Stick of Truth is funny largely because it doesn’t remind us of a game, it reminds us of one giant episode of South Park, which is no doubt a nightmare prospect to some but a wet dream to the zealous cult following the series has gathered over the years. All it takes is to combine the focused, dedicated wits of Stone and Parker with some decent gameplay provided by Obsidian, and you have a game that’s incredibly addictive because the joy of laughter is addictive. You’re kind of playing to advance the story because that’s what you’re used to in games, but the novelty of actually featuring in one of the greatest TV comedies of all time isn’t quick to wear off; after all, it’s a formula that’s had seventeen years of longevity so far and counting. How can any game compete with that?
Immediately upon taking control of the New Kid a.k.a. Sir Douchebag (as Cartman knights you), I found that any semblance of critical objectivity got shattered by the monolithically fucking fantastic realisation that I’m in South Park; not just playing a game based on South Park, but I’m actually in South Park, in the actual real fictional cartoon cut-out town of South Park. ‘In the actual South Park?’ I hear you ask. ‘Yes, the actual South Park that you know and love, reacting to things that you – Sir Douchebag – do in it’. You can keep your Oculus Rifts and your 3D TVs. This is one of the most immersive games of all time for the millions who love the TV series, and Stone and Parker barely had to fart to achieve it.
It’s not an illusion either. Playing Skyrim, you can always muse over how realistic the trees are, but they’ll always be derivatives of the real thing. Last of Us can be oh-so heartrending, but have your real-life best friend’s face sprout into a giant fungal vagina and then see how sad you feel. South Park has never existed outside of my television screen, so there is nothing more it needs to do to make me believe I’m actually in there is accurately recreate the rich and hilarious South Park world and play fairly well.
Will games ever be this funny?
In finally creating a truly faithful South Park game in which none of the referencing and humour has been diluted, the bar has been set unfairly high for comedy games. From here on in, when talking about what the funniest games we ever played, Stick of Truth will most likely be mentioned first, towering over the valiant competition like some terrible Mecha-Streisand. It’s only after burning yourself out on the game-cum-TV-show’s hilarity that you’ll remember the original question and casually mention a few games that made you smile.

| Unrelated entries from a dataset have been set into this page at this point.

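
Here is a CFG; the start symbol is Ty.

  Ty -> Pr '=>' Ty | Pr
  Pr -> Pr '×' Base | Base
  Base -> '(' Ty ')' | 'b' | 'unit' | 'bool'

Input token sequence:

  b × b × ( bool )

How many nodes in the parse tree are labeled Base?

4

[Ty [Pr [Pr [Pr [Base b]] × [Base b]] × [Base ( [Ty [Pr [Base bool]]] )]]]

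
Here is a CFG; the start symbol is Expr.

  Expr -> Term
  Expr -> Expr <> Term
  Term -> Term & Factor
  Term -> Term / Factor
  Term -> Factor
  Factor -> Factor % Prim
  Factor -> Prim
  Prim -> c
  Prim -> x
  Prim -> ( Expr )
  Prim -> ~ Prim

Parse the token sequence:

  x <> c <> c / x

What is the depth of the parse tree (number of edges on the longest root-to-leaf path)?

[Expr [Expr [Expr [Term [Factor [Prim x]]]] <> [Term [Factor [Prim c]]]] <> [Term [Term [Factor [Prim c]]] / [Factor [Prim x]]]]

6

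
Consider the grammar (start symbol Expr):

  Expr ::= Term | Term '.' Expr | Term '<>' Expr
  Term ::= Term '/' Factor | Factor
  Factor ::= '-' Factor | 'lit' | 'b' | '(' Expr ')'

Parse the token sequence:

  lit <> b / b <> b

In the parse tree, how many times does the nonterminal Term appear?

4

[Expr [Term [Factor lit]] <> [Expr [Term [Term [Factor b]] / [Factor b]] <> [Expr [Term [Factor b]]]]]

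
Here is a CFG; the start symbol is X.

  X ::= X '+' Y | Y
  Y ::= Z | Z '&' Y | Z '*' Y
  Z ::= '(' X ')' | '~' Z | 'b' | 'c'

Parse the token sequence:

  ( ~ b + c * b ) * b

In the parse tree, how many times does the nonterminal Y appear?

[X [Y [Z ( [X [X [Y [Z ~ [Z b]]]] + [Y [Z c] * [Y [Z b]]]] )] * [Y [Z b]]]]

5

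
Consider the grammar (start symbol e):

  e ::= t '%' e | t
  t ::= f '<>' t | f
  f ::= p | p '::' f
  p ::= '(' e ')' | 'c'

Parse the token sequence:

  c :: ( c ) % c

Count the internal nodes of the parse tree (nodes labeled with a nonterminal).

[e [t [f [p c] :: [f [p ( [e [t [f [p c]]]] )]]]] % [e [t [f [p c]]]]]

14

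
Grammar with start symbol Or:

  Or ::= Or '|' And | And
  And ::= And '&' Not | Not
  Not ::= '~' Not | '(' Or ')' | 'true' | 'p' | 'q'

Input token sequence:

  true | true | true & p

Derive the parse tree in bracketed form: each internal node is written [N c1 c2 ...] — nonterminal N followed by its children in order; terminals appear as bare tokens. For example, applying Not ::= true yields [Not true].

Or
Or | And
Or | And | And
And | And | And
Not | And | And
true | And | And
true | Not | And
true | true | And
true | true | And & Not
true | true | Not & Not
true | true | true & Not
true | true | true & p

[Or [Or [Or [And [Not true]]] | [And [Not true]]] | [And [And [Not true]] & [Not p]]]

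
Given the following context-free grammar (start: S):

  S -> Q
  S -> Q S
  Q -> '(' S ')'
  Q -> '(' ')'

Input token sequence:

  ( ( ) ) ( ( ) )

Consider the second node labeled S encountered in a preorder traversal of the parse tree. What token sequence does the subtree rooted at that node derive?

( )

[S [Q ( [S [Q ( )]] )] [S [Q ( [S [Q ( )]] )]]]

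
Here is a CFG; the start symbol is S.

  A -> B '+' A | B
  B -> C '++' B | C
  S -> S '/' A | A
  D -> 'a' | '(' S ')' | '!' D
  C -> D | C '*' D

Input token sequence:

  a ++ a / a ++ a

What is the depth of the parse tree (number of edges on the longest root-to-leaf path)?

[S [S [A [B [C [D a]] ++ [B [C [D a]]]]]] / [A [B [C [D a]] ++ [B [C [D a]]]]]]

7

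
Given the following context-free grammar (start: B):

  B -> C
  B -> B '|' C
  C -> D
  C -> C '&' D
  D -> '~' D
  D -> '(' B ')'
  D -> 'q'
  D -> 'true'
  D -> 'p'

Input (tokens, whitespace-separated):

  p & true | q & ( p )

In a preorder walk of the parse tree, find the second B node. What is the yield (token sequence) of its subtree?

[B [B [C [C [D p]] & [D true]]] | [C [C [D q]] & [D ( [B [C [D p]]] )]]]

p & true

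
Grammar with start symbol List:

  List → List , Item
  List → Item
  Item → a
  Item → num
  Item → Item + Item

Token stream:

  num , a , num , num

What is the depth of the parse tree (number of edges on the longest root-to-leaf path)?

[List [List [List [List [Item num]] , [Item a]] , [Item num]] , [Item num]]

5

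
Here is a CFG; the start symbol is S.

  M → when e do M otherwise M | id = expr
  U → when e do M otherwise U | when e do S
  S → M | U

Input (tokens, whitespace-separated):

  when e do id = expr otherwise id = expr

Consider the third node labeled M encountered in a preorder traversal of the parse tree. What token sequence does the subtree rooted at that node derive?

[S [M when e do [M id = expr] otherwise [M id = expr]]]

id = expr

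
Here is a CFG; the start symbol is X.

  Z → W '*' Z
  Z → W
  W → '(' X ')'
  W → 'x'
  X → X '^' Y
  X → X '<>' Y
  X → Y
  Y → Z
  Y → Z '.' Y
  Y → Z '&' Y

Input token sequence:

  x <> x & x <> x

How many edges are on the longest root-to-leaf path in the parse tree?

[X [X [X [Y [Z [W x]]]] <> [Y [Z [W x]] & [Y [Z [W x]]]]] <> [Y [Z [W x]]]]

6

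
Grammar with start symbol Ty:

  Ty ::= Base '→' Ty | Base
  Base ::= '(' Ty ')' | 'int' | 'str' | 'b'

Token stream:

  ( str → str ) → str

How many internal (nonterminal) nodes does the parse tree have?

8

[Ty [Base ( [Ty [Base str] → [Ty [Base str]]] )] → [Ty [Base str]]]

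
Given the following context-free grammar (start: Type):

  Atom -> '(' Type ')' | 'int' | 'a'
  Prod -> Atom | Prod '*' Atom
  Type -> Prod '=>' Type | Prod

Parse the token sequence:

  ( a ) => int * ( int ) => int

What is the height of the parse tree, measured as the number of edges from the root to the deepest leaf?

[Type [Prod [Atom ( [Type [Prod [Atom a]]] )]] => [Type [Prod [Prod [Atom int]] * [Atom ( [Type [Prod [Atom int]]] )]] => [Type [Prod [Atom int]]]]]

7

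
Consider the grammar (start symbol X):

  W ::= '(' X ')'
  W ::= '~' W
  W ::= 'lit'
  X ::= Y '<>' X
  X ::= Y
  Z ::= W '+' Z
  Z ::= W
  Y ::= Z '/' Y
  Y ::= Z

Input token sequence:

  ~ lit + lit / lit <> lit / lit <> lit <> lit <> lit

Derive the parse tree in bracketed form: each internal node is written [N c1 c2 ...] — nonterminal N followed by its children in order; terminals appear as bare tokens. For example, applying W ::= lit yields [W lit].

[X [Y [Z [W ~ [W lit]] + [Z [W lit]]] / [Y [Z [W lit]]]] <> [X [Y [Z [W lit]] / [Y [Z [W lit]]]] <> [X [Y [Z [W lit]]] <> [X [Y [Z [W lit]]] <> [X [Y [Z [W lit]]]]]]]]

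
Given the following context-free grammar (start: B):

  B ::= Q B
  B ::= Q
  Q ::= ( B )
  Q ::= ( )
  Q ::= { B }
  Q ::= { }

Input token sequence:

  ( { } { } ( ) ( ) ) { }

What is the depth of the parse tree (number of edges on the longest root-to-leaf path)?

[B [Q ( [B [Q { }] [B [Q { }] [B [Q ( )] [B [Q ( )]]]]] )] [B [Q { }]]]

7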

Not that we should complain. Stick of Truth is the perfect conversion of a popular TV show into a game; its critical and – hopefully – commercial success may encourage other iconic adult cartoon shows to go down a similar path of truly placing you in the show’s world, rather than awkwardly jamming the show into a game world. Stick of Truth has set a new precedent that many cartoon TV show creators should seriously think about following.